Classes are obtained by calling "GetClass" function.
GetClass('TMyDescendantClass').Create
So, you use late binding, where the program core (and compiler) do not actually know which classes they would be extended with by plugins made by third-party developers. Granted, practically you may have a fixed list of plugins and a fixed list of their developers, but for the program structure that makes no difference. You program just is not defined yet during compilation phase, only the specific set of runtime plugins defines it completely.
That means you really can not test it all when compiling your core program. Any person at any later time can implement a brand new plugin and jack it in. Your Delphi just cannot see into the future. So you do have to resort to runtime checking. That is just how plugins-based LEGO-like applications work.
The problem now becomes how to arrange that runtime check, so it would be as "greedy" as possible (failing always => failing early: during in-house testing phase, rather than few months after deployment) and at the same time it would consume as little runtime resources as possible.
Actually, checking for one and only one specific function seems questionable idea per se. Using RTTI you might check if ANY abstract function still remains.
Granted, using RTTI is relatively slow, but I think loading BPL files from HDD would be slower anyway, so it matters little here.
Personally I think you should separate two different operations - obtaining the class and instantiating it. Just like it is done in Java and DotNet runtimes, where there are dedicated class checkers/verifiers in-between these operations.

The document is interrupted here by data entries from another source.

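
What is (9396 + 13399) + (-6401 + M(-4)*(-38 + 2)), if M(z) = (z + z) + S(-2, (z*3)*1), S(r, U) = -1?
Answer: 16718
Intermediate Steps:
M(z) = -1 + 2*z (M(z) = (z + z) - 1 = 2*z - 1 = -1 + 2*z)
(9396 + 13399) + (-6401 + M(-4)*(-38 + 2)) = (9396 + 13399) + (-6401 + (-1 + 2*(-4))*(-38 + 2)) = 22795 + (-6401 + (-1 - 8)*(-36)) = 22795 + (-6401 - 9*(-36)) = 22795 + (-6401 + 324) = 22795 - 6077 = 16718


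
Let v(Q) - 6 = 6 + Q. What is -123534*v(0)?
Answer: -1482408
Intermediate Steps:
v(Q) = 12 + Q (v(Q) = 6 + (6 + Q) = 12 + Q)
-123534*v(0) = -123534*(12 + 0) = -123534*12 = -1482408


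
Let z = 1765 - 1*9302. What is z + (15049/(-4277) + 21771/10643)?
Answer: -343152128547/45520111 ≈ -7538.5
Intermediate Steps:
z = -7537 (z = 1765 - 9302 = -7537)
z + (15049/(-4277) + 21771/10643) = -7537 + (15049/(-4277) + 21771/10643) = -7537 + (15049*(-1/4277) + 21771*(1/10643)) = -7537 + (-15049/4277 + 21771/10643) = -7537 - 67051940/45520111 = -343152128547/45520111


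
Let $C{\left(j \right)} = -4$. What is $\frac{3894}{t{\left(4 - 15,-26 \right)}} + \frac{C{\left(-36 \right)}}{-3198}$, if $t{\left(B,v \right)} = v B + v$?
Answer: $\frac{239501}{15990} \approx 14.978$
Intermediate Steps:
$t{\left(B,v \right)} = v + B v$ ($t{\left(B,v \right)} = B v + v = v + B v$)
$\frac{3894}{t{\left(4 - 15,-26 \right)}} + \frac{C{\left(-36 \right)}}{-3198} = \frac{3894}{\left(-26\right) \left(1 + \left(4 - 15\right)\right)} - \frac{4}{-3198} = \frac{3894}{\left(-26\right) \left(1 + \left(4 - 15\right)\right)} - - \frac{2}{1599} = \frac{3894}{\left(-26\right) \left(1 - 11\right)} + \frac{2}{1599} = \frac{3894}{\left(-26\right) \left(-10\right)} + \frac{2}{1599} = \frac{3894}{260} + \frac{2}{1599} = 3894 \cdot \frac{1}{260} + \frac{2}{1599} = \frac{1947}{130} + \frac{2}{1599} = \frac{239501}{15990}$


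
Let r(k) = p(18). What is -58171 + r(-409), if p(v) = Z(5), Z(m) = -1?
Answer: -58172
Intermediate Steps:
p(v) = -1
r(k) = -1
-58171 + r(-409) = -58171 - 1 = -58172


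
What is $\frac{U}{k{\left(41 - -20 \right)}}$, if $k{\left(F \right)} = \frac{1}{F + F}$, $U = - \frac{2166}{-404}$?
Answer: $\frac{66063}{101} \approx 654.09$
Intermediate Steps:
$U = \frac{1083}{202}$ ($U = \left(-2166\right) \left(- \frac{1}{404}\right) = \frac{1083}{202} \approx 5.3614$)
$k{\left(F \right)} = \frac{1}{2 F}$
$\frac{U}{k{\left(41 - -20 \right)}} = \frac{1083}{202 \frac{1}{2 \left(41 - -20\right)}} = \frac{1083}{202 \frac{1}{2 \left(41 + 20\right)}} = \frac{1083}{202 \frac{1}{2 \cdot 61}} = \frac{1083}{202 \cdot \frac{1}{2} \cdot \frac{1}{61}} = \frac{1083 \frac{1}{\frac{1}{122}}}{202} = \frac{1083}{202} \cdot 122 = \frac{66063}{101}$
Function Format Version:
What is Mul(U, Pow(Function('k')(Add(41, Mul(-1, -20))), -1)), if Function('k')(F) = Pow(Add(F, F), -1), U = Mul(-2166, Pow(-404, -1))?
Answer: Rational(66063, 101) ≈ 654.09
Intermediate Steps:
U = Rational(1083, 202) (U = Mul(-2166, Rational(-1, 404)) = Rational(1083, 202) ≈ 5.3614)
Function('k')(F) = Mul(Rational(1, 2), Pow(F, -1)) (Function('k')(F) = Pow(Mul(2, F), -1) = Mul(Rational(1, 2), Pow(F, -1)))
Mul(U, Pow(Function('k')(Add(41, Mul(-1, -20))), -1)) = Mul(Rational(1083, 202), Pow(Mul(Rational(1, 2), Pow(Add(41, Mul(-1, -20)), -1)), -1)) = Mul(Rational(1083, 202), Pow(Mul(Rational(1, 2), Pow(Add(41, 20), -1)), -1)) = Mul(Rational(1083, 202), Pow(Mul(Rational(1, 2), Pow(61, -1)), -1)) = Mul(Rational(1083, 202), Pow(Mul(Rational(1, 2), Rational(1, 61)), -1)) = Mul(Rational(1083, 202), Pow(Rational(1, 122), -1)) = Mul(Rational(1083, 202), 122) = Rational(66063, 101)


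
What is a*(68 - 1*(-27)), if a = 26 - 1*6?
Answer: 1900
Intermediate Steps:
a = 20 (a = 26 - 6 = 20)
a*(68 - 1*(-27)) = 20*(68 - 1*(-27)) = 20*(68 + 27) = 20*95 = 1900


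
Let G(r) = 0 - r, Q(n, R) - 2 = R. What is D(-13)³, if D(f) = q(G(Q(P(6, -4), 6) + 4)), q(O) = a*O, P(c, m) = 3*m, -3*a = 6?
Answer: 13824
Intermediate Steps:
a = -2 (a = -⅓*6 = -2)
Q(n, R) = 2 + R
G(r) = -r
q(O) = -2*O
D(f) = 24 (D(f) = -(-2)*((2 + 6) + 4) = -(-2)*(8 + 4) = -(-2)*12 = -2*(-12) = 24)
D(-13)³ = 24³ = 13824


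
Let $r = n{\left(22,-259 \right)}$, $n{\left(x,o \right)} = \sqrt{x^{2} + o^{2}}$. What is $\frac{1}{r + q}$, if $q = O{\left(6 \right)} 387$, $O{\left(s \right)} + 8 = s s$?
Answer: $\frac{10836}{117351331} - \frac{\sqrt{67565}}{117351331} \approx 9.0123 \cdot 10^{-5}$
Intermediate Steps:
$O{\left(s \right)} = -8 + s^{2}$ ($O{\left(s \right)} = -8 + s s = -8 + s^{2}$)
$n{\left(x,o \right)} = \sqrt{o^{2} + x^{2}}$
$q = 10836$ ($q = \left(-8 + 6^{2}\right) 387 = \left(-8 + 36\right) 387 = 28 \cdot 387 = 10836$)
$r = \sqrt{67565}$ ($r = \sqrt{\left(-259\right)^{2} + 22^{2}} = \sqrt{67081 + 484} = \sqrt{67565} \approx 259.93$)
$\frac{1}{r + q} = \frac{1}{\sqrt{67565} + 10836} = \frac{1}{10836 + \sqrt{67565}}$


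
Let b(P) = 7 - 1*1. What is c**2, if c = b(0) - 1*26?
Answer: 400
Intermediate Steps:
b(P) = 6 (b(P) = 7 - 1 = 6)
c = -20 (c = 6 - 1*26 = 6 - 26 = -20)
c**2 = (-20)**2 = 400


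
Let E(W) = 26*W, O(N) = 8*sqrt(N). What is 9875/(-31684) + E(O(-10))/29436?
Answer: -9875/31684 + 52*I*sqrt(10)/7359 ≈ -0.31167 + 0.022345*I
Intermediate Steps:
9875/(-31684) + E(O(-10))/29436 = 9875/(-31684) + (26*(8*sqrt(-10)))/29436 = 9875*(-1/31684) + (26*(8*(I*sqrt(10))))*(1/29436) = -9875/31684 + (26*(8*I*sqrt(10)))*(1/29436) = -9875/31684 + (208*I*sqrt(10))*(1/29436) = -9875/31684 + 52*I*sqrt(10)/7359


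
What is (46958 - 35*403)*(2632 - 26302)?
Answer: -777630510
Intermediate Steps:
(46958 - 35*403)*(2632 - 26302) = (46958 - 14105)*(-23670) = 32853*(-23670) = -777630510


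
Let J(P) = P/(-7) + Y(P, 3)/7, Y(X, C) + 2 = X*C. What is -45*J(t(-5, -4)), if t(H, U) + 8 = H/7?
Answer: 6120/49 ≈ 124.90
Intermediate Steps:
t(H, U) = -8 + H/7
Y(X, C) = -2 + C*X (Y(X, C) = -2 + X*C = -2 + C*X)
J(P) = -2/7 + 2*P/7 (J(P) = P/(-7) + (-2 + 3*P)/7 = P*(-⅐) + (-2 + 3*P)*(⅐) = -P/7 + (-2/7 + 3*P/7) = -2/7 + 2*P/7)
-45*J(t(-5, -4)) = -45*(-2/7 + 2*(-8 + (⅐)*(-5))/7) = -45*(-2/7 + 2*(-8 - 5/7)/7) = -45*(-2/7 + (2/7)*(-61/7)) = -45*(-2/7 - 122/49) = -45*(-136/49) = 6120/49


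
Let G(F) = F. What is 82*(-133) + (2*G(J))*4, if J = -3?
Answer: -10930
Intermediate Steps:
82*(-133) + (2*G(J))*4 = 82*(-133) + (2*(-3))*4 = -10906 - 6*4 = -10906 - 24 = -10930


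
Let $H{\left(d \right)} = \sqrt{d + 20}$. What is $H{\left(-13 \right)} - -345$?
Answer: $345 + \sqrt{7} \approx 347.65$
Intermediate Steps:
$H{\left(d \right)} = \sqrt{20 + d}$
$H{\left(-13 \right)} - -345 = \sqrt{20 - 13} - -345 = \sqrt{7} + 345 = 345 + \sqrt{7}$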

TmpClass := GetClass('TMyDescendantClass');
if not TmpClass.InheritsFrom( TMyBaseForm ) then
raise EPluginSystemMisconfiguration.Create(.....);
MyPluginFormClass := TMyBaseForm( TmpClass );
VerifyPluginClass( MyPluginFormClass ); // immediately raises exception if class is not valid
MyPluginForm := MyPluginFormClass.create(Application);
What checks should VerifyPluginClass implement is up to you. But one of the checks should be if the class has ANY abstract non-implemented functions.
See How i can determine if an abstract method is implemented?
If possible, try to establish practice of regular unit-testing or integration-testing - then that very VerifyPluginClass subroutine would be reused in the testing framework, providing your co-developers to catch this kind of their errors themselves.